When it was time to cook at Il Diaccino we assembled the ingredients for a Carbonara and Jean went to work. Local fresh Pici pasta and pancetta, fresh parmigiano reggiano cheese, black pepper, egg and a little cooking.

It tasted as good as it looked.

Siena for a day

Thursday last week we visited Siena. It was a week before the Palio and the clay track had been laid over the cobbles in the Campo and the tiered seating was in place around the edge of the Campo.

At 3pm, when we arrived, the businesses around the Campo were shut as the Palio track was being watered – a daily ritual in the week leading up to the Palio. This threw our plans of a quiet drink in the Campo into disarray.

So instead we visited Jean’s favourite clothes shop and helped boost the Siena economy – just as we had done in Rome a week before.

Shopping done, we returned to the Campo.  The track watering was complete and the bars and restaurants in the Campo had the “all clear” to lay out tables and chairs on the clay track.
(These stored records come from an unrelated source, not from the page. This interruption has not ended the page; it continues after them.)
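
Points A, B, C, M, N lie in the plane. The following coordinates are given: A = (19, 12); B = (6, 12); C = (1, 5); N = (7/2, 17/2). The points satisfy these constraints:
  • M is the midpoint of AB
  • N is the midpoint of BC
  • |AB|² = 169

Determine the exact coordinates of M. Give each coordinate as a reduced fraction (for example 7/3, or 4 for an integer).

1. M_x = 25/2  [2·M = A+B = (19, 12)+(6, 12)]
2. M_y = 12  [2·M = A+B = (19, 12)+(6, 12)]
   so M = (25/2, 12)

M = (25/2, 12)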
Normal transmission had resumed.

We wiled away the evening with drinks and a very good pasta dinner at Al Mangia bar before heading back to Diaccino.

 

 

Wait for it – a sunset shot

Painters love the light in Tuscany. It’s almost like looking at a watercolour painting in real life – with soft hues, pastel colours and gradients resembling a fine watercolour wash.

Last night as we ate dinner on the terrazzo at Il Diaccino, I grabbed a few shots after the sun went down and before the light faded. These shots have not been retouched – what you see is what we saw.

Enjoy.

Wine tasting in Gaiole in Chianti


Wine buffs will know we are staying in the Chianti Classico wine region. Within a few kilometres of our local town, Gaiole in Chianti, there are over a dozen producers ranging from the very large to the very small.
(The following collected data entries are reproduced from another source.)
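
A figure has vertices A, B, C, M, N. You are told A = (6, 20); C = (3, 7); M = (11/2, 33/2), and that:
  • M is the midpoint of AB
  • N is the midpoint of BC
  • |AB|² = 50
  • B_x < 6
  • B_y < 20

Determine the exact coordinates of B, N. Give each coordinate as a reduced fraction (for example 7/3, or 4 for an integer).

1. B_x = 5  [B = 2·M−A = 2·(11/2, 33/2)−(6, 20)]
2. B_y = 13  [B = 2·M−A = 2·(11/2, 33/2)−(6, 20)]
   so B = (5, 13)
3. N_x = 4  [2·N = B+C = (5, 13)+(3, 7)]
4. N_y = 10  [2·N = B+C = (5, 13)+(3, 7)]
   so N = (4, 10)

B = (5, 13)
N = (4, 10)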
On Sunday night these local wine makers, together with the restaurants of Gaiole in Chianti got together and held a wine and food festival in Gaiole – Calici di Stelle. Loosely translated that means “Glasses of Stars”. For sampling were some fine Chianti Classico wines along with a range of other wines they produce.

Our dear friend Olga was assisting with the Ciona winery stand (our villa Diaccino is on the Ciona estate) and invited us along.

It was the perfect way to spend a Sunday evening. Starting at 8pm and running to midnight the event was a chance for locals (and visitors like us) to sample the local wines and try the local food. More than that, it was clearly a chance for families and friends to spend time together and catch up.

We got to sample some very fine wines as well as chat with the wine makers. Dinner was in the form of beautiful Gnocchi, roast pork and various accompaniments.

We had a great time but sadly the jet lag kicked in around 9:30pm so we had to leave early.

Our place in Chianti

After a long day travelling from Rome north to Tuscany we arrived at Il Diaccino, our place in Chianti for the next week. The villa is beautiful, set among olive trees and vineyards and overlooking the valley. The towers of Siena can be seen on the horizon – just a reminder of where we are.

The terrace is an ideal place to sit and watch the changing view – from the blue haze of morning to the pink sunset of the evening. It is kept cool in the unseasonably warm weather we have experienced by the breeze coming up the valley.

The villa is so comfortable – like moving into someone’s home – and it’s a chance to unpack and settle for a week. Within 24 hours we had managed to catch too much sun by the pool so we will be sitting in the shade for the next day or so.